Co-owners of real estate who no longer want to share title may file a petition for partition. If the property cannot be physically divided, the partition may be done in one of two ways: either one party buys out the interest of the other or the property is sold and the proceeds are divided amongst the parties (after the court decides the proportion of interest each party is entitled to).
In Massachusetts, partition proceedings are governed by General Laws Chapter 241. Section 26 deals with the death of a party during the pendency of the proceeding by providing the manner by which heirs of a deceased party may recover the portion of the partition assigned to the deceased. However, Section 26 does not specify whether it applies when the party held title as joint tenant with a right of survivorship. Joint tenancy is a form of ownership whereby, upon the death of a joint tenant, his interest automatically transfers to the surviving joint tenant. In contrast, tenants in common do not have a right of survivorship: the interest of a deceased tenant in common passes to his heirs, not to the surviving tenant in common.
Can the heirs of a deceased party maintain a partition action? It depends. In a case of first impression, Freda Battle, personal representative, v. Barbara A. Howard, the Supreme Judicial Court (“SJC”) explained the impact of a party’s death during the pendency of a petition for partition where the parties held title as joint tenants with right of survivorship.

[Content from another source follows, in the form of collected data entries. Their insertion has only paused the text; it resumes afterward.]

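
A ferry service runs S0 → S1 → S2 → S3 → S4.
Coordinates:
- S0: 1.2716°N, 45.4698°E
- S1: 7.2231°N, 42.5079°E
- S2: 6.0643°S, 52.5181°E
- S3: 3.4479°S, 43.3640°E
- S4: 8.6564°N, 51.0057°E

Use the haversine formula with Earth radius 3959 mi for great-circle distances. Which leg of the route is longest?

S1–S2

Leg distances:
S0→S1: 459.1 mi
S1→S2: 1148.6 mi
S2→S3: 655.7 mi
S3→S4: 988.3 mi
The longest leg is S1–S2 at 1148.6 mi.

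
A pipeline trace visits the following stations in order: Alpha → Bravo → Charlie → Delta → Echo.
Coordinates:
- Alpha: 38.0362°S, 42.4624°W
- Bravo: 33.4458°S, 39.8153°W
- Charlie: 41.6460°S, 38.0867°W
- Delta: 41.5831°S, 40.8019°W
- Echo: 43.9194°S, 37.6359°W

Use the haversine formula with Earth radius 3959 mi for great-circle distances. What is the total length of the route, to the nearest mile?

1293 mi

Leg distances:
Alpha→Bravo: 350.2 mi  (cumulative 350.2 mi)
Bravo→Charlie: 574.4 mi  (cumulative 924.6 mi)
Charlie→Delta: 140.3 mi  (cumulative 1064.9 mi)
Delta→Echo: 227.7 mi  (cumulative 1292.6 mi)
Total route length ≈ 1293 mi.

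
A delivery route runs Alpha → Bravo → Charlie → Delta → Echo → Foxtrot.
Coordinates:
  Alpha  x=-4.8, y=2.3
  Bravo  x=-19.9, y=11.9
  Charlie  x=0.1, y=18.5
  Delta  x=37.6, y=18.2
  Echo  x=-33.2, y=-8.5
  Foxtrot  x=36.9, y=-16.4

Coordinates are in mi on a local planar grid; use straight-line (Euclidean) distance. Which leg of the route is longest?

Leg distances:
Alpha→Bravo: 17.9 mi
Bravo→Charlie: 21.1 mi
Charlie→Delta: 37.5 mi
Delta→Echo: 75.7 mi
Echo→Foxtrot: 70.5 mi
The longest leg is Delta–Echo at 75.7 mi.

Delta–Echo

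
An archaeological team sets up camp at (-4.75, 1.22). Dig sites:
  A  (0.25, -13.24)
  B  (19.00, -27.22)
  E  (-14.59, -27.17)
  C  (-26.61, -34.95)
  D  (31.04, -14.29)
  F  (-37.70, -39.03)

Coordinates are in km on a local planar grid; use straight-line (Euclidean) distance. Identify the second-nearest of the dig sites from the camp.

Distances from the camp ((-4.75, 1.22)):
A: 15.3 km
E: 30.0 km
B: 37.1 km
D: 39.0 km
C: 42.3 km
F: 52.0 km
The second-nearest is E at 30.0 km.

E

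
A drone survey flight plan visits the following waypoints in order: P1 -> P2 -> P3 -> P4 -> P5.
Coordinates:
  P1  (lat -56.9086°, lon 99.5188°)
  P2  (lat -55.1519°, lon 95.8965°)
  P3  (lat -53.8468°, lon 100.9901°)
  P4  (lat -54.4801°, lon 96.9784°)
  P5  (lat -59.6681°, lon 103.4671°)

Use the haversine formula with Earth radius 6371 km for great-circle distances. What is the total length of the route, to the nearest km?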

In that case filed while the parties/joint tenant were both alive, the Land Court (Robert, J.) appointed a commissioner and authorized him to sell the property with one caveat: the purchase and sale agreement (“P&S agreement”) was subject to review and approval by the Court. The commissioner accepted an offer and submitted to the Court a request to enter into a P&S agreement. Before the Court could rule on the commissioner’s request, the petitioner passed away. The respondent then filed a motion to dismiss, alleging that the Court lacked subject matter jurisdiction because the petitioner’s death vested full title in the respondent as the surviving joint tenant. The Court denied the motion and the respondent appealed. The SJC, on its own initiative, transferred the case from the Appeals Court.
The SJC reversed the order denying the motion to dismiss but on slightly different grounds: it found that the case should have been dismissed because the heirs lacked standing to continue the action. The SJC found that the mere acceptance of the offer to purchase did not terminate the joint tenancy. Up until the death of the petitioner, each party still held title as joint tenant, irrespective of the acceptance of the offer. Only a commissioner’s deed would have severed the joint tenancy. Significantly, the SJC also held that Section 26 does not apply to joint tenancies. It observed that construing Section 26 otherwise would result in the abolition of the right of survivorship. Simply put, section 26 does not give the heirs of a joint tenant the right to continue a partition action.